The blogger had "posted rants" about a model at a blog titled "Skanks in NYC." The model, Liskula Cohen, didn't want the blogger's comments to remain on the internet for the rest of her life so she sued to get information about the blogger's identity, and a judge ordered Google to comply.
Google complied, and now the blogger says she will file a $15 million lawsuit against Google for not protecting her identity.
"The judge rejected [her] argument that blogs on the Internet 'serve as a modern–day forum for conveying personal opinions' and should not be regarded as fact," reports Stephen Samaniego for CNN.com.
Samaniego says legal experts believe the blogger is not likely to win the suit.
It reminds me of an online discussion I had with another blogger a few months ago.
This blogger had written about a murder case in which a child went missing and her body was later discovered in a suitcase. The church the child attended — and the home of the church's pastor — were investigated by the police. No one in authority had accused the pastor of anything, but his grandchild was about the same age as the murdered child and it turned out they had been playmates. The victim lived near the church and the pastor's home. That made them locations of interest.
When I was a general assignment reporter, one of my beats was the police beat. Based on my experience, it sounded — to me — as if the police in this case were leaving no stone unturned. I think most of us would agree that is the kind of diligence we would want from the police if someone we loved — particularly a child — met with foul play.
But the blogger made a remark in her report that was along the lines of "It's hard to imagine a pastor being involved in something like this, but ..."
That struck me as being sort of a non–accusation accusation, and I made the comment that, if the police investigation revealed a more likely suspect, the pastor might feel inclined to sue anyone who had implied that he might have been involved.
The blogger got defensive and responded that she had been stating her opinion. "That's what we do here," she said.
I replied that I understood what she was saying, but I also majored in journalism in college and, as a result, I know a little about communications law. I'm not a lawyer, but I know enough about the law to know a civil proceeding and a criminal proceeding are two different things.
In both instances, the burden of proof falls to the one bringing the charges. But the proof need not be as compelling in a civil case as it needs to be in a criminal case.
Remember the O.J. Simpson murder case? In the criminal case, Simpson was acquitted of murder charges because, in the jury's eyes, the prosecution did not prove its case beyond a reasonable doubt. When the families of Nicole Brown and Ronald Goldman brought Simpson into court for the civil case, the prosecution did not have to meet that standard. It also did not need a unanimous jury verdict. There were a few dissenting votes, but there were enough votes supporting the prosecution that Simpson lost and was ordered to pay millions of dollars to the plaintiffs.
Communications law has been evolving for hundreds of years. It has adapted when new forms of communication have emerged, but the principles have remained constant.
Many bloggers believe — erroneously — that anonymity is guaranteed on the internet and that their statements can be defended as opinion.

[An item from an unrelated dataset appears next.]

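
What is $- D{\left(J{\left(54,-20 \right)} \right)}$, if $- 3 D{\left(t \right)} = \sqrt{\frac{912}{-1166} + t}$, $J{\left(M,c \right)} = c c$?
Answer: $\frac{2 \sqrt{33922438}}{1749} \approx 6.6601$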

Anonymity is not guaranteed. If a blogger writes something that is considered pertinent to a legal investigation, the provider of the blog space is likely to side with authorities, as Google did, and produce whatever information it can. Bloggers who sign up with Google only have to give an e–mail address, but if law enforcement is seeking information, a blog space povider may well do as Google did and turn over that address to the authorities and let them track down the blogger.
"Google does comply with valid legal processes, such as court orders and subpoenas, and these same processes apply to all law–abiding companies. At the same time, we have a legal team whose job is to scrutinize these requests and make sure they meet not only the letter but the spirit of the law."
As for bloggers who believe that opinion is a defense, I would remind you that the judge in New York rejected that argument.
Laws vary from state to state, jurisdiction to jurisdiction. And communications law is still emerging in the virtual world.
But, until these laws have fully emerged, the best advice I can give to bloggers would be:
- If those conducting an investigation have charged someone with a crime, that is when it is appropriate to begin forming an opinion. Until such a charge has been filed, though, any such "opinions" can be viewed as speculation.
That could leave you vulnerable to a lawsuit. And even defending yourself in a lawsuit can be very expensive. It can be even more costly if you lose. How costly? It depends on the jury.
- Just because you have an opinion about someone or something does not mean you must express it.